Estudo que relaciona o consumo total de defensivos agrícolas utilizados nas lavouras brasileiras com a área onde eles são aplicados desmonta o mito de que o Brasil é líder no uso desse insumo e o coloca na sétima posição, atrás de vários países, com a liderança mantida pelo Japão. Quando se relaciona o total aplicado com a produção agrícola, o país passa a ser o 11º do ranking mundial do uso do insumo. A constatação é do professor Caio Carbonari, da Unesp de Botucatu e foi feita durante palestra no Diálogo: Desafio 2050 e Os Objetivos de Desenvolvimento Sustentável, evento promovido nesta quinta-feira (30), em São Paulo.

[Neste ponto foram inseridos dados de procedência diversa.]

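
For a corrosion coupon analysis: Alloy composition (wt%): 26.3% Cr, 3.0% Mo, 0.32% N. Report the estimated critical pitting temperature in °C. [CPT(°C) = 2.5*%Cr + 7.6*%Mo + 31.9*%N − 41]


Apply the ASTM G48 empirical CPT estimate: CPT(°C) = 2.5*%Cr + 7.6*%Mo + 31.9*%N − 41
2.5*26.3 = 65.75; 7.6*3.0 = 22.8; 31.9*0.32 = 10.208
CPT = 65.75 + 22.8 + 10.208 − 41 = 57.758 °C
Rounded to 0.1 °C: CPT ≈ 57.8 °C

57.8 °C


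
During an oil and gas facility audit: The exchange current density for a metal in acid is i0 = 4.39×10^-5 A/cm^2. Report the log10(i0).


i0 = 4.39×10^-5 A/cm^2
log10(i0) = -4.358

-4.358


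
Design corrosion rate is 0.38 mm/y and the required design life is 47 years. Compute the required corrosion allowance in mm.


Corrosion allowance = CR × design life
CA = 0.38 * 47 = 17.86 mm

17.86 mm


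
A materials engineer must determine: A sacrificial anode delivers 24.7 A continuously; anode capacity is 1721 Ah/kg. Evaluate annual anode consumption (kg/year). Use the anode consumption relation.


Annual consumption = current * hours per year / capacity
Rate = 24.7 * 8760 / 1721 = 125.7 kg/year

125.7 kg/year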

O encontro é uma iniciativa da FAO/ONU, EMBRAPA – Empresa Brasileira de Pesquisa Agropecuária, ABAG – Associação Brasileira de Agronegócio e ANDEF – Associação Nacional de Defesa Vegetal, e o objetivo é evidenciar a importância dos avanços científicos alcançados pela agricultura brasileira nas últimas décadas, fator que tem assegurado a continua ampliação da produção brasileira de alimentos, fibras e energia, de maneira a consolidar a posição do país como principal fornecedor mundial de produtos de alta qualidade, seguros e produzidos de forma sustentável.
De acordo com o professor Carbonari, que participou do painel denominado “Mitos e Fatos”, existe muita informação discrepante nessa área. “A imagem que se cria do agrotóxico não tem conexão com a realidade, pois a agricultura brasileira só conseguiu ter o avanço que teve com tecnologia, inovação e o uso de diversos insumos, entre eles os defensivos”, afirmou. “Necessitamos trabalhar com dados e informações científicas para pautar toda a discussão em torno do assunto”, complementou.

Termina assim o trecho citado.